If you are a fan of what the rest of the world calls “American Football”, following your favorite NFL team while living overseas can present some problems. First of all, there is the time difference issue. If you live in Japan, Korea, China, or Southeast Asia you are going to be somewhere around 10 to 12 hours ahead of your hometown in the US. For simplicity’s sake lets say there is a 12 hour time difference. That means a noon kickoff on Sunday will happen at your midnight, and a 4pm afternoon kickoff will be 4am Monday morning for you.
So right away you can see that trying to watch live NFL games is going to mess up your sleep schedule. And depending on your working hours, some games might just be impossible to watch live. The other problem of trying to watch live NFL games is where are you going to get the broadcast from. There are basically 2 main free options you can choose. First would be to try to find a live stream. I’ve done this before, but it is a completely unreliable and very frustrating way to watch a game. The people putting up the live streams don’t have the legal right to do so, and that means the stream can get cut off at any moment. Let me tell you, nothing is more frustrating than being in the middle of watching a live stream of an NFL game, your team is down by 4 in the 4th quarter with the ball on the opponents’ 20 yard line, it’s 3rd and 9, and suddenly the stream just cuts out. ARRRRRGHHH!!!!
Another free method to watch NFL games live is USTVNow.com. You can sign up for a free membership there, which allows you to watch the major US TV networks live. This will let you watch a certain number of NFL games, but not the games on ESPN. One other drawback is that it shows you the networks as they are broadcast from somewhere on the East coast, so you might not catch the noon kickoff game that you were hoping for. But this is a good solution for watching Sunday Night Football games, assuming that you don’t have to be at work early on Monday morning.
What I discovered this year to be the best solution was just to bite the bullet and pay for NFL GamePass. I think it ended up being about $180 for the whole season, which is a little expensive. But I felt it was worth it because it really made watching the games a lot more enjoyable. I never had to worry about waking up at 4 in the morning to catch the kickoff. I never had to deal with the broadcast vanishing halfway through a game. And there were many more benefits.

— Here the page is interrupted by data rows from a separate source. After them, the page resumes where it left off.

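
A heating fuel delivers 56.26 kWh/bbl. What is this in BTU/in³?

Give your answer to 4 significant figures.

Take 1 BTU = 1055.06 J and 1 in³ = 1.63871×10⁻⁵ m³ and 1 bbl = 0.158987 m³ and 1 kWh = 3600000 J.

19.79 BTU/in³

56.26 kWh/bbl × 3600000 J/kWh ÷ 0.158987 m³/bbl = 1.27392×10⁹ J/m³
1.27392×10⁹ J/m³ ÷ 1055.06 J/BTU × 1.63871×10⁻⁵ m³/in³ = 19.7864 BTU/in³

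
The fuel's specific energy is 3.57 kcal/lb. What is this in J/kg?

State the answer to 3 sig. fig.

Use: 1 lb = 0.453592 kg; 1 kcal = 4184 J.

3.57 kcal/lb × 4184 J/kcal ÷ 0.453592 kg/lb = 32930.2 J/kg
32930.2 J/kg  = 32930.2 J/kg

3.29×10⁴ J/kg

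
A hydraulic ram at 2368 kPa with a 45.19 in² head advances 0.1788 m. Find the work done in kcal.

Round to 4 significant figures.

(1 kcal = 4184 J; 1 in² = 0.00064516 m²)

2.950 kcal

2368 kPa → 2.368×10⁶ Pa
45.19 in² → 0.0291548 m²
F = P × A = 2.368×10⁶ × 0.0291548 = 69038.6 N
W = F × d = 69038.6 × 0.1788 = 12344.1 J
In kcal: 12344.1 / 4184 = 2.95031 kcal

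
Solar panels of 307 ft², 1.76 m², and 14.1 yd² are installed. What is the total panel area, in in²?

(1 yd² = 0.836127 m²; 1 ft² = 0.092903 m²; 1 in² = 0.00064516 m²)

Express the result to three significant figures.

6.52×10⁴ in²

307 ft² × 0.092903 → 28.5212 m²
1.76 m² (already m²)
14.1 yd² × 0.836127 → 11.7894 m²
Total: 28.5212 + 1.76 + 11.7894 = 42.0706 m²
In in²: 42.0706 / 0.00064516 = 65209.6 in²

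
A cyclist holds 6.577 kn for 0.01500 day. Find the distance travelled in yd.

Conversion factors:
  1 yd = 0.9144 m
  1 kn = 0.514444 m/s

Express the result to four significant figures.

6.577 kn × 0.514444 = 3.3835 m/s
0.01500 day × 86400 = 1296 s
d = v × t = 3.3835 m/s × 1296 s = 4385.02 m
4385.02 m ÷ (0.9144 m/yd) = 4795.52 yd

4796 yd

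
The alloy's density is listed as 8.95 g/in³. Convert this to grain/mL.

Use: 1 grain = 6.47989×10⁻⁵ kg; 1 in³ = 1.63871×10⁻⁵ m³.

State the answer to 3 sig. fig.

8.43 grain/mL

8.95 g/in³ × 0.001 kg/g ÷ 1.63871×10⁻⁵ m³/in³ = 546.161 kg/m³
546.161 kg/m³ ÷ 6.47989×10⁻⁵ kg/grain × 10⁻⁶ m³/mL = 8.42855 grain/mL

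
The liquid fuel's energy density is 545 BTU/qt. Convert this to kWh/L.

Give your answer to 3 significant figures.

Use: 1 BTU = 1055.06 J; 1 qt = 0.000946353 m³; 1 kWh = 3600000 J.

545 BTU/qt × 1055.06 J/BTU ÷ 0.000946353 m³/qt = 6.07604×10⁸ J/m³
6.07604×10⁸ J/m³ ÷ 3600000 J/kWh × 0.001 m³/L = 0.168779 kWh/L

0.169 kWh/L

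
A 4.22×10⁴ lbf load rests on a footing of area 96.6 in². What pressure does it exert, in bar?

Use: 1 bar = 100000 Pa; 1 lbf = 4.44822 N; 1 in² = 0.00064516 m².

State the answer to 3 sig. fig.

4.22×10⁴ lbf × 4.44822 = 187715 N
96.6 in² × 0.00064516 = 0.0623225 m²
P = F / A = 187715 N / 0.0623225 m² = 3.01199×10⁶ Pa
3.01199×10⁶ Pa ÷ (100000 Pa/bar) = 30.1199 bar

30.1 bar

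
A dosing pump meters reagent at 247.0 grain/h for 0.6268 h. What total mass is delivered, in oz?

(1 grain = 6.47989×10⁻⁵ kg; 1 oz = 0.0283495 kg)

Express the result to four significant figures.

247.0 grain/h → 4.44592×10⁻⁶ kg/s
0.6268 h → 2256.48 s
m = ṁ × t = 4.44592×10⁻⁶ × 2256.48 = 0.0100321 kg
In oz: 0.0100321 / 0.0283495 = 0.353872 oz

0.3539 oz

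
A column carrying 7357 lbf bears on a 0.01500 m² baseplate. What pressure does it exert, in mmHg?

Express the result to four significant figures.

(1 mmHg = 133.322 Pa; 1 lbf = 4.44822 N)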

The best thing about using NFL GamePass was just being able to pause, fast-forward, and rewind the games. You never have to miss any action to go to the kitchen or the bathroom. And you don’t have to sit through all the commercials if you’re watching the game recorded. Also, watching the games this way is much easier on your body clock. Instead of missing a bunch of sleep in the middle of the night, you can just wake up at a regular hour and start watching the game. If you have to work in the morning, then you can wait until the afternoon to watch the game. The only challenge is to resist the temptation to check Facebook if you don’t want the result of the game to get spoiled by your friends’ posts.

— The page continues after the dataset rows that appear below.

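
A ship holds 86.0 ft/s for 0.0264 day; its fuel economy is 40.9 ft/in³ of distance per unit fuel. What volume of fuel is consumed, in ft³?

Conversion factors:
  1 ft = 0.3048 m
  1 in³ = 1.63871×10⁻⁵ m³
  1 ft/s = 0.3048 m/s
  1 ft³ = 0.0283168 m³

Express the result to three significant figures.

2.78 ft³

86.0 ft/s → 26.2128 m/s
0.0264 day → 2280.96 s
d = v × t = 26.2128 × 2280.96 = 59790.3 m
40.9 ft/in³ → 760740 m/m³
V = d / (distance per unit fuel) = 59790.3 / 760740 = 0.0785949 m³
In ft³: 0.0785949 / 0.0283168 = 2.77556 ft³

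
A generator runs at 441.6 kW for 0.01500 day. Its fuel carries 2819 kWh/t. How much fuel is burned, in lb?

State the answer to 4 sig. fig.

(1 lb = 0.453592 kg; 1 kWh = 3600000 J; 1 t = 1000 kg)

441.6 kW → 441600 W
0.01500 day → 1296 s
E = P × t = 441600 × 1296 = 5.72314×10⁸ J
2819 kWh/t → 1.01484×10⁷ J/kg
m = E / e_s = 5.72314×10⁸ / 1.01484×10⁷ = 56.3945 kg
In lb: 56.3945 / 0.453592 = 124.329 lb

124.3 lb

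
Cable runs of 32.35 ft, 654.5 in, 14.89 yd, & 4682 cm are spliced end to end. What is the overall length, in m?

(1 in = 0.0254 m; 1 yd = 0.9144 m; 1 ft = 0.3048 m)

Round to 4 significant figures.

32.35 ft × 0.3048 = 9.86028 m
654.5 in × 0.0254 = 16.6243 m
14.89 yd × 0.9144 = 13.6154 m
4682 cm × 0.01 = 46.82 m
Sum: 9.86028 + 16.6243 + 13.6154 + 46.82 = 86.92 m

86.92 m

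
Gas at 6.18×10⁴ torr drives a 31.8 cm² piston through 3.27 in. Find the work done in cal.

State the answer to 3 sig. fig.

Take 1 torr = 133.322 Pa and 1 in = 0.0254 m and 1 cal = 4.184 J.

6.18×10⁴ torr → 8.2393×10⁶ Pa
31.8 cm² → 0.00318 m²
F = P × A = 8.2393×10⁶ × 0.00318 = 26201 N
3.27 in → 0.083058 m
W = F × d = 26201 × 0.083058 = 2176.2 J
In cal: 2176.2 / 4.184 = 520.124 cal

520 cal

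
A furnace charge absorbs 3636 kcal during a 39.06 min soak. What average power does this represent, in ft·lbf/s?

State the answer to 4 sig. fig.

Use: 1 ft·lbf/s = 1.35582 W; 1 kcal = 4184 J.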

The other great thing about NFL GamePass is that you can watch as many games as you want to at any time. You could watch all the games from the Packer’s playoff run in 2010, for example. Or maybe you’d want to re-watch the Harbaugh brothers’ first coaching showdown from Thanksgiving 2011. So overall, if you are just a very casual fan, you might be fine catching a game here or there with USTVNow.com or on replay at a bar near you. But if you want to really follow a particular team and catch a lot of other games across the league too, then NFL GamePass makes sense.